After graduating she moved to Charleston, West Virginia, and worked at a private practice. While there she married her classmate John Lewis Halloran, Jr in 1940. Their wedding took place in Stapleton, Staten Island and was announced in The New York Times society pages. The wedding announcement listed her profession as "physician".

Then they moved to Staten Island, NY and both worked at John's father's vet clinic. Patricia worked in the clinic and did house calls. However, she was never paid by her father-in-law, whereas her husband was.

==Staten Island Zoo==
Patricia became pregnant with their first child in 1941. She became pregnant again in 1942. That same year in the fall, Patricia was hired by the Barrett Park Zoo (later known as the Staten Island Zoo) to work as a temporary veterinarian, as there were no men available during World War II. After the war ended she remained on staff as their chief animal caretaker for 28 years.

A 1943 article in The New York Times about an Open House at the zoo described O'Connor's work. The reporter suggested that she was "the only woman veterinarian in any zoo in the country." She was responsible for over 600 animals, including a binturong, an ocelot, a spider monkey, and a herring gull.

In 1944 O'Connor was in the news again, for removing an ingrown claw from a nine-year-old African leopard named Tommy. The article noted that Dr. O'Connor weighed 120 lbs; it did not mention the weight of the leopard. In 1949 she told the Times about her experience removing a cancer from a regal python.

==Other accomplishments==
O'Connor helped found the American Association of Zoo Veterinarians (AAZV), and was its first president from 1946 to 1957.

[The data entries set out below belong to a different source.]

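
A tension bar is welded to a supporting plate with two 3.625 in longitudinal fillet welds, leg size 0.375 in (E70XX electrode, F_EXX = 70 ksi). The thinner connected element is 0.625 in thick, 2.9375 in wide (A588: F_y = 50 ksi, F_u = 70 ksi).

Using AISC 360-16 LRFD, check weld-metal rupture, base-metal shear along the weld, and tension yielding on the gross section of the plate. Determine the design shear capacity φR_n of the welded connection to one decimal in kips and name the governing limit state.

60.5 kips (weld metal governs)

Weld metal: throat = 0.707×0.375 = 0.26513 in, L = 2×3.625 = 7.25 in. φR_n = 0.75 × 0.6 × 70 × 0.26513 × 7.25 = 60.5 kips.
Base metal shear (0.625 in plate): yield φR_n = 1.0×0.6×50×0.625×7.25 = 135.9 kips; rupture φR_n = 0.75×0.6×70×0.625×7.25 = 142.7 kips; take 135.9 kips (yield).
Tension yield (gross): A_g = 2.9375×0.625 = 1.8359 in². φR_n = 0.90 × 50 × 1.8359 = 82.6 kips.
Governing: min(60.5, 135.9, 82.6) = 60.5 kips → weld metal.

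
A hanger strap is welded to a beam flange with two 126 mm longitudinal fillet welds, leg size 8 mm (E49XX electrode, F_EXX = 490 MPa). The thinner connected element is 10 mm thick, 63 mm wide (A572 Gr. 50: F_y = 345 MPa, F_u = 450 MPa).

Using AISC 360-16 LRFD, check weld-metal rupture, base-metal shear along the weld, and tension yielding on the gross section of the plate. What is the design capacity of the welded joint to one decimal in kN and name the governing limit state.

195.6 kN (gross-section yield governs)

Weld metal: throat = 0.707×8 = 5.656 mm, L = 2×126 = 252 mm. φR_n = 0.75 × 0.6 × 490 × 5.656 × 252 = 314.3 kN.
Base metal shear (10 mm plate): yield φR_n = 1.0×0.6×345×10×252 = 521.6 kN; rupture φR_n = 0.75×0.6×450×10×252 = 510.3 kN; take 510.3 kN (rupture).
Tension yield (gross): A_g = 63×10 = 630 mm². φR_n = 0.90 × 345 × 630 = 195.6 kN.
Governing: min(314.3, 510.3, 195.6) = 195.6 kN → gross-section yield.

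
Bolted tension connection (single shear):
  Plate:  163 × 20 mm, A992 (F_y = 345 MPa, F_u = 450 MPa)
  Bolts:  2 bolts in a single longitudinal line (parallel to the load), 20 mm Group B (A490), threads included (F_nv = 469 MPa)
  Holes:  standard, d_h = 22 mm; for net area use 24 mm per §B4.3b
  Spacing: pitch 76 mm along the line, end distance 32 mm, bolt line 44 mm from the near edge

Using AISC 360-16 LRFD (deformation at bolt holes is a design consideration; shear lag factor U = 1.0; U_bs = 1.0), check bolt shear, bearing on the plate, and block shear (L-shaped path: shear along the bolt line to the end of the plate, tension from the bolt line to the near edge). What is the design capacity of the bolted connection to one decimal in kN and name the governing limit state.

Bolt shear: A_b = π(20)²/4 = 314.16 mm². φR_n = 0.75 × 469 × 314.16 × 2 × 1 = 221.0 kN.
Bearing (20 mm plate, F_u = 450 MPa): end bolts L_c = 32 − 22/2 = 21, R_n = min(1.2×21×20×450, 2.4×20×20×450) = 226.8 kN/bolt; interior L_c = 76 − 22 = 54, R_n = 432 kN/bolt. φR_n = 0.75 × (1×226.8 + 1×432) = 494.1 kN.
Block shear: shear path 1×[32+1×76] = 1×108 mm, A_gv = 2160, A_nv = 1×(108 − 1.5×24)×20 = 1440 mm²; tension to near edge: (44 − 0.5×24)×20 = 640 mm². R_n = min(0.6×450×1440, 0.6×345×2160) + 1.0×450×640 = min(388.8, 447.12) + 288 = 676.8 kN. φR_n = 0.75 × 676.8 = 507.6 kN.
Governing: min(221.0, 494.1, 507.6) = 221.0 kN → bolt shear.

221.0 kN (bolt shear governs)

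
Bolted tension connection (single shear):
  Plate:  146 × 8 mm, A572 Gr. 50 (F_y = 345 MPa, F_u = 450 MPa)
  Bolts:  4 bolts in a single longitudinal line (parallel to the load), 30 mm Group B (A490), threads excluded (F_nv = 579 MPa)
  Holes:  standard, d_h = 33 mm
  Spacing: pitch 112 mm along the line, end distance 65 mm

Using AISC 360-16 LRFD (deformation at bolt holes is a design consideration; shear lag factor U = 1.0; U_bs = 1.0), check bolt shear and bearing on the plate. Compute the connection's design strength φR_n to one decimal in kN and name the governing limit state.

740.3 kN (bearing governs)

Bolt shear: A_b = π(30)²/4 = 706.86 mm². φR_n = 0.75 × 579 × 706.86 × 4 × 1 = 1227.8 kN.
Bearing (8 mm plate, F_u = 450 MPa): end bolts L_c = 65 − 33/2 = 48.5, R_n = min(1.2×48.5×8×450, 2.4×30×8×450) = 209.52 kN/bolt; interior L_c = 112 − 33 = 79, R_n = 259.2 kN/bolt. φR_n = 0.75 × (1×209.52 + 3×259.2) = 740.3 kN.
Governing: min(1227.8, 740.3) = 740.3 kN → bearing.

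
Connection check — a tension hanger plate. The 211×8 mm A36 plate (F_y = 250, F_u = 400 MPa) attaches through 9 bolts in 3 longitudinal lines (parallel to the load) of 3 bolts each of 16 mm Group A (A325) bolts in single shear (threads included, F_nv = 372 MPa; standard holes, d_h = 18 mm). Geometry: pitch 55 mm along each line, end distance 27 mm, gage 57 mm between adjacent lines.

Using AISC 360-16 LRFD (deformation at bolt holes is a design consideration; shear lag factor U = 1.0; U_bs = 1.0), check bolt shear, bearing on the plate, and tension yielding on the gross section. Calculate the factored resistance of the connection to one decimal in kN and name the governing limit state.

379.8 kN (gross-section yield governs)

Bolt shear: A_b = π(16)²/4 = 201.06 mm². φR_n = 0.75 × 372 × 201.06 × 9 × 1 = 504.9 kN.
Bearing (8 mm plate, F_u = 400 MPa): end bolts L_c = 27 − 18/2 = 18, R_n = min(1.2×18×8×400, 2.4×16×8×400) = 69.12 kN/bolt; interior L_c = 55 − 18 = 37, R_n = 122.88 kN/bolt. φR_n = 0.75 × (3×69.12 + 6×122.88) = 708.5 kN.
Tension yield (gross): A_g = 211×8 = 1688 mm². φR_n = 0.90 × 250 × 1688 = 379.8 kN.
Governing: min(504.9, 708.5, 379.8) = 379.8 kN → gross-section yield.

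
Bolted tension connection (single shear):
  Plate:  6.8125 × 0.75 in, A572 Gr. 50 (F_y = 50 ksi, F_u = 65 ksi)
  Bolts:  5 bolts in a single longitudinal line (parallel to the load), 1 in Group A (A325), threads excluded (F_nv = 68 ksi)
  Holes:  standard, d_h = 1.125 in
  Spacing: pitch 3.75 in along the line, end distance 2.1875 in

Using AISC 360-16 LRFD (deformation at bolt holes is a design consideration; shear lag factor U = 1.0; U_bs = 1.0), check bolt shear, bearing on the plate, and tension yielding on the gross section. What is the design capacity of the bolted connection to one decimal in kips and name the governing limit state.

Bolt shear: A_b = π(1)²/4 = 0.7854 in². φR_n = 0.75 × 68 × 0.7854 × 5 × 1 = 200.3 kips.
Bearing (0.75 in plate, F_u = 65 ksi): end bolts L_c = 2.1875 − 1.125/2 = 1.625, R_n = min(1.2×1.625×0.75×65, 2.4×1×0.75×65) = 95.063 kips/bolt; interior L_c = 3.75 − 1.125 = 2.625, R_n = 117 kips/bolt. φR_n = 0.75 × (1×95.063 + 4×117) = 422.3 kips.
Tension yield (gross): A_g = 6.8125×0.75 = 5.1094 in². φR_n = 0.90 × 50 × 5.1094 = 229.9 kips.
Governing: min(200.3, 422.3, 229.9) = 200.3 kips → bolt shear.

200.3 kips (bolt shear governs)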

In 1955 O'Connor published A Bibliography of References to Diseases of Wild Mammals and Birds, a compendium and bibliography on the pathology of wild birds and mammals.

==Later life==
Upon the death of her husband John Halloran in 1966, she retired from the zoo to run Halloran's small animal clinic. From 1966-1982 she was consultant for an experimental animal colony at the U.S. Public Health Hospital on Staten Island.

In 1999 she retired to Indiana. She died there on July 8, 2003. She is buried with her husband at St. Peter's Cemetery on Staten Island.